Nava Ltd
Investment Thesis
Over a 3-5 year horizon, Nava Ltd will deliver sustainable growth and value creation driven by its diversified business model, vertical integration, and strategic expansion in energy and agribusiness.
Assumptions
Energy and Agribusiness segments revenue will grow at a CAGR of 15% over the next 3-5 years, driven by ongoing capacity expansions in Zambia and new project developments.
Consolidated EBITDA margins will be maintained above 30% through FY28, aided by vertical integration in coal mining that mitigates volatility in input costs for ferro-alloys and power.
Debt/EBITDA ratio will be maintained below 1.5x over the next 3-5 years, supported by strong operating cash flow generation and disciplined debt repayment.

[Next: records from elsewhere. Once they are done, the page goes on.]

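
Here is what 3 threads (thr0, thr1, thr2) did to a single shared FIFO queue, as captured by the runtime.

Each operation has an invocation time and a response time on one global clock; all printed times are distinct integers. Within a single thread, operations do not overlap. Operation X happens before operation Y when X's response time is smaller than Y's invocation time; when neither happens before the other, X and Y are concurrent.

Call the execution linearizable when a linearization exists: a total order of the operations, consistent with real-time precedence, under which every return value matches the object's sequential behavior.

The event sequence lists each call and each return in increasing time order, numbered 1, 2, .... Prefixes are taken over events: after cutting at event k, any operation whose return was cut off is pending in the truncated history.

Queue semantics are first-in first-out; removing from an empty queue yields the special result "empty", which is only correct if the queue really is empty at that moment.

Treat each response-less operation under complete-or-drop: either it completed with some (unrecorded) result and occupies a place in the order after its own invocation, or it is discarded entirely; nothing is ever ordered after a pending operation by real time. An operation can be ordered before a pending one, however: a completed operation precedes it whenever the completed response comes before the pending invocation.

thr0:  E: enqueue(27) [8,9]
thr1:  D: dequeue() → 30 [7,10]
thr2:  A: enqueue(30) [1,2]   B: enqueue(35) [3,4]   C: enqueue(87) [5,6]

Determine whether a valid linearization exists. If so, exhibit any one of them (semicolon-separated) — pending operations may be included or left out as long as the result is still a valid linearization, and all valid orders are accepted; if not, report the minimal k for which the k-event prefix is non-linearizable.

step 1: A enqueue(30) — queue <30>
step 2: B enqueue(35) — queue <30,35>
step 3: C enqueue(87) — queue <30,35,87>
step 4: D dequeue() → 30 — queue <35,87>
step 5: E enqueue(27) — queue <35,87,27>

linearizable — witness: A; B; C; D; E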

Stable revenue from long-term PPAs (>70% of Indian power output) will secure at least 60% of consolidated revenue, providing baseline volume realization and predictability.

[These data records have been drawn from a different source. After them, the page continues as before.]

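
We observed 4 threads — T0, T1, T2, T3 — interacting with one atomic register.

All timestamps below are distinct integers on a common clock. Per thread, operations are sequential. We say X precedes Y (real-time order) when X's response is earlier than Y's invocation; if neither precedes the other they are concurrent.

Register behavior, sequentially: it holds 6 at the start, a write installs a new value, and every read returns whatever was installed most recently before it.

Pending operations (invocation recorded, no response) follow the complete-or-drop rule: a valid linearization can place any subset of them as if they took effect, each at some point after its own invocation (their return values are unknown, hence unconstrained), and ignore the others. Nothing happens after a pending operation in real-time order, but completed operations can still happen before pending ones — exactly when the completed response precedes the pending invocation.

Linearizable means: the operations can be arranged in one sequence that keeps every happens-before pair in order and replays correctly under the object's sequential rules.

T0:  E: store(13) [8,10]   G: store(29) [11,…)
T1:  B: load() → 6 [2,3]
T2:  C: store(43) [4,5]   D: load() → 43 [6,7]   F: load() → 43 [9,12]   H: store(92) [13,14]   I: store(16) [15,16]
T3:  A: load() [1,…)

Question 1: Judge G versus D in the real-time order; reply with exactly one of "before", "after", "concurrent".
after

G spans [11,…), D spans [6,7]
resp(D)=7 < inv(G)=11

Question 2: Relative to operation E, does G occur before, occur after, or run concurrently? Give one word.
after

G spans [11,…), E spans [8,10]
resp(E)=10 < inv(G)=11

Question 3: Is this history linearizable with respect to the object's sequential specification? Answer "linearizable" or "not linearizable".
linearizable

a witness: A, B, C, D, F, E, G, H, I
step 1: A load() (pending, included) — value 6
step 2: B load() → 6 — value 6
step 3: C store(43) — value 43
step 4: D load() → 43 — value 43
step 5: F load() → 43 — value 43
step 6: E store(13) — value 13
step 7: G store(29) (pending, included) — value 29
step 8: H store(92) — value 92
step 9: I store(16) — value 16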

Successful execution of significant CAPEX for the 300 MW thermal and 100 MW solar projects in Zambia and agribusiness ventures will be completed within projected timelines and budgets over the next 2-3 years.
No material adverse regulatory changes or significant counterparty defaults (e.g., from Zesco) will occur in Zambia, and contingent liabilities will not exceed Rs. 750 Cr.